Dirigindo-se a Timóteo, o apóstolo Paulo transmite a seu “jovem filho na fé” uma instrução especial. O texto em consideração (2Tm 2:2) é relevante para uma igreja, em sua maioria composta por jovens, porque sugere outra confirmação ao chamado a fim de equipar indivíduos para o ministério. Paulo escreve: “e o que de minha parte ouviste através de muitas testemunhas, isso mesmo transmite a homens fiéis e também idôneos para instruir a outros”.

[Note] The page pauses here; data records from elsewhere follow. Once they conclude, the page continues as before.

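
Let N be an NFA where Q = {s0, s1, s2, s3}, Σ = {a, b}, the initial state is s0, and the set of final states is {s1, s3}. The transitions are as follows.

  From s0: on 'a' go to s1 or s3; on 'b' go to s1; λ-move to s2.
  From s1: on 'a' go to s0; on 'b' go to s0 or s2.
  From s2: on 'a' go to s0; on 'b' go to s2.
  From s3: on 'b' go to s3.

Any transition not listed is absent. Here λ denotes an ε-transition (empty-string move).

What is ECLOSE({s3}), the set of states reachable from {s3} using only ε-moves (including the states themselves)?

{s3}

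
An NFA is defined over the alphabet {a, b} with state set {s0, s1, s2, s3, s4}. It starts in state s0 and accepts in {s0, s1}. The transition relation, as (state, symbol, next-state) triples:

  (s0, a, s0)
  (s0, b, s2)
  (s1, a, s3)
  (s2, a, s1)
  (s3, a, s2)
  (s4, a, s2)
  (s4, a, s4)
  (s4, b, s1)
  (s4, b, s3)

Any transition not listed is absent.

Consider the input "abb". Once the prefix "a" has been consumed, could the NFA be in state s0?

Yes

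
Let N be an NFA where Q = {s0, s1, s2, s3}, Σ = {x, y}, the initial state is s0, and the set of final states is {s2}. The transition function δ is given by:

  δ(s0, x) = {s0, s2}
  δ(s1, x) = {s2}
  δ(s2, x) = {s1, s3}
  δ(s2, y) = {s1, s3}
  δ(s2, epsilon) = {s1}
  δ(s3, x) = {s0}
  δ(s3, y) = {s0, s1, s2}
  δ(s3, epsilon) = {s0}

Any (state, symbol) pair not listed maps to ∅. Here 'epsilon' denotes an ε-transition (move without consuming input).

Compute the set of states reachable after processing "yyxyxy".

∅

Start in {s0}.
Read 'y': {s0} → ∅.
The set is empty and remains empty for the remaining 5 symbols.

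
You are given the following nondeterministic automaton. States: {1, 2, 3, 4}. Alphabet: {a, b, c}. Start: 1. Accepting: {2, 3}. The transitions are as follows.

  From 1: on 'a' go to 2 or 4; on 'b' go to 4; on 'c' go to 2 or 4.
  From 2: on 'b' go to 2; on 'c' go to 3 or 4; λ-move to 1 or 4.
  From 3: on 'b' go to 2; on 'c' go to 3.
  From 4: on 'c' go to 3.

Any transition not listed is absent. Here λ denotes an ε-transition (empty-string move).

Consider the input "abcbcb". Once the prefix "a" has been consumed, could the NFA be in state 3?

Start in {1}.
Read 'a': 1→{2, 4}; union {2, 4}; ε-closure = {1, 2, 4}.
State 3 is not in {1, 2, 4}.

No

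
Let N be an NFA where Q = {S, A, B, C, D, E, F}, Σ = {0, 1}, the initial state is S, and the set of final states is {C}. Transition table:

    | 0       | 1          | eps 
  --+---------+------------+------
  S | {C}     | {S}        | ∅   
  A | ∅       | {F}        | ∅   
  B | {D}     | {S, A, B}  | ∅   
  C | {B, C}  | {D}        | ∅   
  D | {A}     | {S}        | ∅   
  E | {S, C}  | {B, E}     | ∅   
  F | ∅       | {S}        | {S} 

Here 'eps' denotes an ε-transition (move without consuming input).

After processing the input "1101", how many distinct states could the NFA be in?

1

Start in {S}.
Read '1': S→{S}; now {S}.
Read '1': S→{S}; now {S}.
Read '0': S→{C}; now {C}.
Read '1': C→{D}; now {D}.
That set has 1 state.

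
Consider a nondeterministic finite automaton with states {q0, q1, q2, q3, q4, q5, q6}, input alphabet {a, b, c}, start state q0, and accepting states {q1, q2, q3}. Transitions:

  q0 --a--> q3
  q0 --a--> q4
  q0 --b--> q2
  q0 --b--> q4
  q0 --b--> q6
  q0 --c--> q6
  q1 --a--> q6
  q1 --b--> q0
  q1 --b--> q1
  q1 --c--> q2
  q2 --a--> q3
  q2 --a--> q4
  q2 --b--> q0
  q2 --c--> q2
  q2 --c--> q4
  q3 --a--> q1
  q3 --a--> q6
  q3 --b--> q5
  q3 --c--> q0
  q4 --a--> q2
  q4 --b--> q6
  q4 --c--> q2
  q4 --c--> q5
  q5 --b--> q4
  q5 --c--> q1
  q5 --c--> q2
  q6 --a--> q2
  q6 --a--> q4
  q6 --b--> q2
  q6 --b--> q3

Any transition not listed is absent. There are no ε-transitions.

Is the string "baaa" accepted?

Start in {q0}.
Read 'b': {q0} → {q2, q4, q6}.
Read 'a': {q2, q4, q6} → {q2, q3, q4}.
Read 'a': {q2, q3, q4} → {q1, q2, q3, q4, q6}.
Read 'a': {q1, q2, q3, q4, q6} → {q1, q2, q3, q4, q6}.
The final set {q1, q2, q3, q4, q6} contains the accepting states q1, q2, q3.

Yes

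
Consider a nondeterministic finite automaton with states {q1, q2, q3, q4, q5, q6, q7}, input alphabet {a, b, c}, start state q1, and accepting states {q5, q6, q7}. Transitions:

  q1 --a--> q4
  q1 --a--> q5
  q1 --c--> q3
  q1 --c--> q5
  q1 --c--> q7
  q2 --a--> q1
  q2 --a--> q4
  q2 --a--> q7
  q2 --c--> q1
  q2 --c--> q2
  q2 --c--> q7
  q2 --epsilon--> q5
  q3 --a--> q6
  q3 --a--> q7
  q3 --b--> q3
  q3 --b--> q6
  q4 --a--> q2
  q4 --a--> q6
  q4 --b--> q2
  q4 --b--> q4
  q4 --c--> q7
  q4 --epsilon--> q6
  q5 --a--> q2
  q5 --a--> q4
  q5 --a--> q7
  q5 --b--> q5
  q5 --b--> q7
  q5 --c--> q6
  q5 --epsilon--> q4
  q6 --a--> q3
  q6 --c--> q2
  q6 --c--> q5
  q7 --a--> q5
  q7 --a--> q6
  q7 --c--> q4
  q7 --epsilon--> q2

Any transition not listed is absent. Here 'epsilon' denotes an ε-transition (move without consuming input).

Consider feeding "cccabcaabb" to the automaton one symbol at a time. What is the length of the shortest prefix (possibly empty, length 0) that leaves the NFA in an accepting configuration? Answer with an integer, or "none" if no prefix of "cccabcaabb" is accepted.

1

Start in {q1}.
Read 'c': q1→{q3, q5, q7}; union {q3, q5, q7}; ε-closure = {q2, q3, q4, q5, q6, q7}.
None of the earlier sets intersect F, but {q2, q3, q4, q5, q6, q7} does.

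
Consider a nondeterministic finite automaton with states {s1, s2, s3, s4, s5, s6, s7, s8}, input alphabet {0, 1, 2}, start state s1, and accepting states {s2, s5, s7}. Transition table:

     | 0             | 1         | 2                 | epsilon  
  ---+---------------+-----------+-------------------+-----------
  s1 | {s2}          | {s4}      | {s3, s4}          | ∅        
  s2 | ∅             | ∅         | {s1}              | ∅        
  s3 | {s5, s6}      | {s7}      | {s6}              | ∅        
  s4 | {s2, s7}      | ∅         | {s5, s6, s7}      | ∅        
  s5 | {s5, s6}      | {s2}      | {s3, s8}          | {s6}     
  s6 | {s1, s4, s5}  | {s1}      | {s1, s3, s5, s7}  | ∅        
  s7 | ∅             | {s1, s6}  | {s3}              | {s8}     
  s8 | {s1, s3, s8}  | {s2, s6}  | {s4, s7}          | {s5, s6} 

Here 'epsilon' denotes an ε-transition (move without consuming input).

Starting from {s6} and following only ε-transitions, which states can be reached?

{s6}

Begin with {s6}.
No ε-moves leave this set, so the closure equals the set itself.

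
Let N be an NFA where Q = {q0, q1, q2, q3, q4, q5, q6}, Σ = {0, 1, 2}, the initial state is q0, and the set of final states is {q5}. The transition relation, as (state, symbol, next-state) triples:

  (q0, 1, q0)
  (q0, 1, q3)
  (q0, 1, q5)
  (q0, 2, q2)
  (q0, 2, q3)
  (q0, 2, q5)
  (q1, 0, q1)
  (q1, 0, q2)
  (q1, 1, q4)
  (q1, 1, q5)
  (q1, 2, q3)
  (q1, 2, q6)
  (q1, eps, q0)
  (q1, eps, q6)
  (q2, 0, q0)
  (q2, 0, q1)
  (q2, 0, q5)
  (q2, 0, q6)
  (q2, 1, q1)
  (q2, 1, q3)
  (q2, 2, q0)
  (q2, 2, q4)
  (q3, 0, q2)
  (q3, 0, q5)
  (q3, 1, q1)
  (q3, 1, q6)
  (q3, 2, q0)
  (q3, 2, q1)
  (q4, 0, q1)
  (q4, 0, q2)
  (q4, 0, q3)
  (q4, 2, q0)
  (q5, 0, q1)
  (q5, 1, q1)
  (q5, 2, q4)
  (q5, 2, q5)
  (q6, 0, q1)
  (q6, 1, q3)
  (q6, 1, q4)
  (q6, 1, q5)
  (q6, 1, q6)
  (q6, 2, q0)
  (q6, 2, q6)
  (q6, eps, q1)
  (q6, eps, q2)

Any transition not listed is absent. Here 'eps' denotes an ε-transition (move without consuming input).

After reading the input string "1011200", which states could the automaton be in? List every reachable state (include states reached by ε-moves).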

Uma rápida observação desse verso sugere quatro gerações de multiplicadores espirituais: Primeira, Paulo; segunda, Timóteo; terceira, homens fiéis e, quarta, outros. Os jovens devem ser treinados para assumir a liderança da igreja. Obviamente, esse tipo de ministério leva tempo e requer comprometimento. Outros objetivos podem ser mais fáceis de atacar, outras metas podem ser mais populares e mensuráveis, mas, para isso, existem os diversos departamentos da igreja e precisamos ser capturados por essa visão.

Alvo pastoral

A grande meta do ministério pastoral é pura e simplesmente o discipulado. Porém, com que se parece um jovem discípulo? São pessoas que conservam o cabelo curto? São aqueles indivíduos que mantêm bom comportamento no namoro? São aqueles fiéis irmãos que ministram estudos bíblicos de casa em casa?

Discípulo era uma palavra favorita de Jesus, que tem sido usada aproximadamente 270 vezes nos evangelhos e no livro de Atos. De modo geral, um discípulo é “um seguidor comprometido de um grande mestre”.2 No sentido específico, discípulo é “alguém que vai a Jesus em busca de vida eterna, que reconhece Jesus como Senhor e Deus, e que está dedicado a segui-Lo”? A palavra sugere identificação com Cristo, no caráter e missão, conforme os textos seguintes:

“Disse, pois, Jesus aos judeus que haviam crido nEle: Se vós permanecerdes na Minha Palavra, sois verdadeiramente Meus discípulos; e conhecereis a verda-de e a verdade vos libertará” (Jo 8:31, 32); “Novo mandamento vos dou: que vos ameis uns aos outros; assim como Eu vos amei, que também vos ameis uns aos outros. Nisto conhecerão todos que sois Meus discípulos: se tiverdes amor uns aos outros” (Jo 13:34, 35); “Nisto é glorificado Meu Pai, em que deis muito fruto; e assim vos tornareis Meus discípulos” (Jo 15:8); “Ele, porém, respondeu: Certo homem deu uma grande ceia e convidou muitos…. E qualquer que não tomar a sua cruz e vier após Mim não pode ser Meu discípulo. … Assim, pois, todo aquele que dentre vós não renuncia a tudo quanto tem não pode ser Meu discípulo” (Lc 14:16, 27, 33).

Jesus Cristo declarou que ser discípulo é se tornar como o Mestre, no mesmo ministério, mensagem e sofrimento: “O discípulo não está acima do seu mestre, nem o servo, acima do seu senhor. Basta ao discípulo ser como o seu mestre, e ao servo, como o seu senhor.” (Mt 10:24, 25); “o discípulo não está acima do seu mestre; todo aquele, porém, que for bem instruído será como o seu mestre” (Lc 6:40).

Ao definir o discipulado como estratégia para os próximos anos, com o objetivo de treinar líderes discipuladores e envolvê-los na seara para multiplicar discípulos, a igreja será espiritualmente sadia e as boas-novas de Cristo alcançarão cada pessoa no mundo. Isso é ganhar a guerra.

Referências:

  • 1 Geofrey Perret, Lincoln’s War: The Untold Story of Americas Greatest President as Commander in Chief (Nova York: Random House, 2004), p. 470.
  • 2 Michael J. Wilkins, Following the Master: Discipleship in the Steps of Jesus (Grand Rapids, MI: Zondervan Publishing House, 1992), p, 25-31. ’ Ibid., p. 40.